Retraites : la gauche dénonce "un moment grave"
L'Assemblée Nationale a adopté, vendredi 10 septembre, l'une des mesures-phare de la réforme des retraites, qui repousse progressivement de 65 à 67 ans l'âge de la retraite sans décote, quel que soit le nombre d'années de cotisation. Dans l'esprit du gouvernement, cette mesure va de pair avec le recul progressif de l'âge légal du départ à la retraite de 60 à 62 ans votée en fin d'après-midi, et qui s'appliquera en 2018.
Les deux "bornes d'âges" sont tombées. Après quatre jours de débat, dans un hémicycle assez clairsemé, les députés UMP et Nouveau Centre ont donc voté l'ossature de la réforme voulue par Nicolas Sarkozy. Le texte fixe donc deux nouvelles limites d'âge : 62 ans pour le départ en retraite et 67 ans pour le départ à taux plein.
Les députés ont aussi reculé de deux ans l'âge de départ à la retraite des fonctionnaires qui pouvaient jusqu'à présent partir avant 60 ans. L'article voté "repousse de deux ans, à l'horizon 2018, l'âge d'ouverture du droit à la retraite des fonctionnaires et militaires dont la pension peut actuellement être liquidée avant 60 ans". Cela concerne notamment les policiers, les surveillants de prison, mais aussi les instituteurs. Un autre article adopté dans la nuit relève de 65 à 67 ans la limite d'âge dans la fonction publique à l'horizon 2023. L'Assemblée a également voté la fin d'ici à 2012 du départ en retraite anticipé pour les parents fonctionnaires de trois enfants, avec des dispositions transitoires. Le vote sur l'ensemble du texte aura lieu mercredi. Le projet de loi sera ensuite débattu au Sénat fin septembre.
La gauche vent debout. Alain Vidalies, porte-parole du groupe socialiste à l'Assemblée nationale a estimé qu'il s'agit d'"un moment grave que nous vivons collectivement avec une certaine tristesse".
"La
droite, malgré 14 ans de pouvoir, n'avait pas remis en cause ce droit
et maintenant, parce qu'il y a cette crise, elle revient sur ce qui est
un élément essentiel de notre pacte social", a déclaré le député des Landes. "On
va continuer la bataille à l'Assemblée parce qu'il y a des gens qui
manifestent, des millions de gens qui ont perdu une journée de salaire
et qui s'apprêtent à le refaire pour manifester leur mécontentement.", a encore fait valoir M. Vidalies.
Quarante-deux orateurs se sont succédé en séance pour dénoncer cette réforme "socialement injuste, qui va d'abord peser sur les employés et les ouvriers", selon la socialiste Marisol Touraine.
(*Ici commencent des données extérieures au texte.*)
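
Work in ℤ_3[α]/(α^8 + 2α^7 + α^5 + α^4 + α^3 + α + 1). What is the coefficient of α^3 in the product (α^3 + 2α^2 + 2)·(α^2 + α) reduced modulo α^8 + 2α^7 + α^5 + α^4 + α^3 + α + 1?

2

Multiply in ℤ_3[α]: (α^3 + 2α^2 + 2)·(α^2 + α) = α^5 + 2α^3 + 2α^2 + 2α.
Reduced: α^5 + 2α^3 + 2α^2 + 2α.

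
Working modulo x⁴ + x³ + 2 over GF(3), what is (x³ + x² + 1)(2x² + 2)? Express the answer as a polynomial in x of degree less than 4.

2x^3 + x^2 + 2x + 2

Multiply in GF(3)[x]: (x³ + x² + 1)·(2x² + 2) = 2x⁵ + 2x⁴ + 2x³ + x² + 2.
Reduce using x⁴ ≡ 2x³ + 1 (mod x⁴ + x³ + 2).
Reduced: 2x³ + x² + 2x + 2.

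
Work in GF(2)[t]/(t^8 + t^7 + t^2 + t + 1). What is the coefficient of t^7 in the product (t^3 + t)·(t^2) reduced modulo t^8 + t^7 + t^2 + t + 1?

Multiply in GF(2)[t]: (t^3 + t)·(t^2) = t^5 + t^3.
Reduced: t^5 + t^3.

0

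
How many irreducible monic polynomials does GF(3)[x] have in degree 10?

Gauss's count: N_{3}(10) = (1/10) Σ_{d|10} μ(10/d)·3^d.
Divisors of 10: 1, 2, 5, 10; μ(10/d) for each: 1, -1, -1, 1.
Σ = 3^1 − 3^2 − 3^5 + 3^10 = 58800.
N = 58800/10 = 5880.

5880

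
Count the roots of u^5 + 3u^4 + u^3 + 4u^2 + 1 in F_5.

Write h(u) = u^5 + 3u^4 + u^3 + 4u^2 + 1.
Evaluate at each of the 5 elements of F_5:
h(0) = 1; h(1) = 0 → root; h(2) = 0 → root; h(3) = 0 → root; h(4) = 1.
Roots: {1, 2, 3}.

3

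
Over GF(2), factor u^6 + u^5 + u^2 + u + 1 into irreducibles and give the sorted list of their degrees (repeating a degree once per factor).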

Jeudi soir, Ségolène Royal avait vivement dénoncé un projet "qui est celui du Medef". Et Jean-Marc Ayrault, président du groupe socialiste, a lui aussi promis que le PS reviendrait à la retraite à 60 ans s'il revenait au pouvoir en 2012 : "Oui, nous assumons pleinement les engagements pris par Ségolène Royal sur le droit à partir à 60 ans et, en 2012, si nous sommes au pouvoir, nous le rétablirons."
"Vous ne reviendrez pas sur cette mesure car si vous le faites ce sera au prix d'une baisse très importante des pensions des Français", a rétorqué Eric Woerth, le ministre du travail.
Critiques éparses à droite et au MoDem. Si la quasi-totalité des députés UMP et centristes ont voté contre, quelques députés ont fait entendre leur petite musique. Le président du MoDem, François Bayrou, et les quelques députés villepinistes se sont aussi opposé au recul de l'âge à la retraite sans décote en cas de parcours professionnel interrompu.La mesure a aussi posé problème à quelques députés UMP. Tous
considèrent qu'elle va pénaliser les personnes qui ont eu des
interruptions de carrière, à commencer par les mères qui ont dû
s'arrêter de travailler. La députée UMP, Chantal Brunel, a demandé en vain que le recul de la retraite sans décote ne s'applique pas aux "femmes qui ont donné deux enfants à notre pays". L'ancienne Nicole Ameline, a suggéré sans plus de succès une "mesure temporaire spéciale" en faveur des femmes. Jean Bardet (UMP) a souhaité "voir comment le dispositif pourrait être amélioré lors de son passage au Sénat".
Malgré ces demandes, y compris de son propre camp, M. Woerth a suivi les consignes de l'Elysée et est resté inflexible.
Des critiques relayées à l'extérieur de l'Assemblée par Dominique de Villepin qui souhaite un réforme plus juste pour les "50% de femmes contraintes à travailler jusqu'à 67 ans" et plus "équilibré financièrement", avec "un élargissement de l'assiette des revenus les plus élevés et une taxation du capital".